D’ores et déjà, compte tenu des enjeux en cause, la juridiction administrative a été contrainte de préciser l’articulation des pouvoirs de police générale des maires avec la police spéciale de l’État dans cette matière.

 

1. Refus de suspension de l’arrêté et du décret du 27 novembre 2019

Ainsi, selon requête enregistrée le 21 février 2020, le Collectif des maires antipesticides a sollicité du Juge des référés du Conseil d’État la suspension desdits décret et arrêté estimant que les distances imposées (20, 10 et 5 mètres) étaient insuffisantes. Néanmoins, le 14 février dernier , la juridiction a débouté le requérant (CE, 14 février 2020, req. 437814). Les distances préconisées étant conformes aux préconisations de l’ANSES, l’urgence n’était pas caractérisée. Relevons toutefois que le fond de l’affaire n’est pas encore jugé et qu’il en sera peut-être différemment compte tenu des recherches et études actuellement en cours.

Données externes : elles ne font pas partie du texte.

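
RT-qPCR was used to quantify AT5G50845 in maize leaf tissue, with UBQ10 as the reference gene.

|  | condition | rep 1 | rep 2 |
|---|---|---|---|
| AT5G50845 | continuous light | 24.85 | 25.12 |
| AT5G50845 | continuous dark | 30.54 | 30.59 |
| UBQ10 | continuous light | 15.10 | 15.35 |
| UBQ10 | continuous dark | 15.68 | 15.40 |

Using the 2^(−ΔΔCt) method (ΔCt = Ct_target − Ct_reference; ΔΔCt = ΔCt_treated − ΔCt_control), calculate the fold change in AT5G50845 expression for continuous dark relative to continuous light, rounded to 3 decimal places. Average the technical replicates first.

0.026

Mean Ct: AT5G50845 continuous light 24.985; AT5G50845 continuous dark 30.565; UBQ10 continuous light 15.225; UBQ10 continuous dark 15.540
ΔCt(continuous light) = 24.985 − 15.225 = 9.760
ΔCt(continuous dark) = 30.565 − 15.540 = 15.025
ΔΔCt = 15.025 − 9.760 = 5.265
Fold change = 2^(−5.265) = 0.0260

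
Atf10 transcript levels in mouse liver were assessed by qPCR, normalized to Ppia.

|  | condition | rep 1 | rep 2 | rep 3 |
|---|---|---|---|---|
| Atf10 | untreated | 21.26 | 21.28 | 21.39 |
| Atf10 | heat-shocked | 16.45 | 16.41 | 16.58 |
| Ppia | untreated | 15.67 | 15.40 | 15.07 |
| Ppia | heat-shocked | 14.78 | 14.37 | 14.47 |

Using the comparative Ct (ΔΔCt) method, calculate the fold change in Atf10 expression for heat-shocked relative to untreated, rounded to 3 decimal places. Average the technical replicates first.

Mean Ct: Atf10 untreated 21.310; Atf10 heat-shocked 16.480; Ppia untreated 15.380; Ppia heat-shocked 14.540
ΔCt(untreated) = 21.310 − 15.380 = 5.930
ΔCt(heat-shocked) = 16.480 − 14.540 = 1.940
ΔΔCt = 1.940 − 5.930 = -3.990
Fold change = 2^(−(-3.990)) = 2^3.990 = 15.8895

15.889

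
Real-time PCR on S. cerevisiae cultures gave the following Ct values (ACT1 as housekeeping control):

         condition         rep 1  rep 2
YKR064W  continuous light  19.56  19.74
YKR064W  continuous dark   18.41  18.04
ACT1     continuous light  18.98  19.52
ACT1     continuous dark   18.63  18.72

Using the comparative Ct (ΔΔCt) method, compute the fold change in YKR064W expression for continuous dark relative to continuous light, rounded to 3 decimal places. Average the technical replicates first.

Mean Ct: YKR064W continuous light 19.650; YKR064W continuous dark 18.225; ACT1 continuous light 19.250; ACT1 continuous dark 18.675
ΔCt(continuous light) = 19.650 − 19.250 = 0.400
ΔCt(continuous dark) = 18.225 − 18.675 = -0.450
ΔΔCt = -0.450 − 0.400 = -0.850
Fold change = 2^(−(-0.850)) = 2^0.850 = 1.8025

1.803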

Par ailleurs, la juridiction a rappelé que le pouvoir de police générale du maire « doit s’exercer dans le respect des dispositions législatives qui confient au ministre un pouvoir de police spécial en la matière ». Reste alors à savoir de quelle manière s’articulent les deux polices.

 

2. Possibilité de police générale subsidiaire restreinte par l’arrêté et le décret du 27 novembre 2019

Début 2020, certains arrêtés municipaux interdisant ou limitant l’utilisation de certains produits phytopharmaceutiques ainsi que de l’herbicide Glyphosate ont été déférés par le préfet de la Seine-Saint-Denis au Tribunal administratif de Montreuil. Le 3 mars 2020, la juridiction a rendusept ordonnances (TA Montreuil, ord., 3 mars 2020, n° 2002102, n° 2002165, n° 2002059, n° 2001852, n° 2001800, n° 2001642, n° 2001526). La juridiction s’est d’abord employée à constater que la compétence du Maire sur le fondement de ses pouvoirs de police générale est subsidiaire car limitée aux « cas de danger grave ou imminent ou de circonstances locales particulières ». Puis, la juridiction a constaté le danger desdits produits et la carence de la police spéciale. En effet, tous les arrêtés déférés ont été pris entre le 29 aout et le 10 octobre 2019, soit avant les mesures prises le 27 novembre 2019. Enfin, la juridiction s’est attachée à étudier l’existence de circonstances locales particulières justifiant l’arrêté municipal. Il est ressorti de cette analyse la suspension de deux arrêtés pour défaut de circonstance locales particulières et le rejet de cinq demandes.

Notons donc que, la juridiction semble finalement confirmer la possibilité d’une intervention subsidiaire du maire malgré la police spéciale exclusive de l’État. Néanmoins, cette possibilité se trouve amoindrie depuis l’édiction de l’arrêté et du décret du 27 novembre 2019. En effet, sauf à justifier de circonstances locales particulières qui ne seraient pas prévues par l’arrêté et le décret susvisés, les maires doivent, dans l’attente de leur contestation au fond, s’en remettre aux distances prévues, si minimes soient-elles.

Notons également que les maires sont appelés à modifier ou abroger les arrêtés antérieurs. En effet, la juridiction s’est efforcée de rappeler l’obligation de mettre les actes administratifs en conformité avec les nouveaux textes en précisant que, même si elle est « sans incidence sur la légalité de la décision », l’existence au jour de l’ordonnance du décret et de l’arrêté du 27 novembre 2019 « pourrait entrainer l’obligation pour son auteur de l’abroger ou de l’adapter ».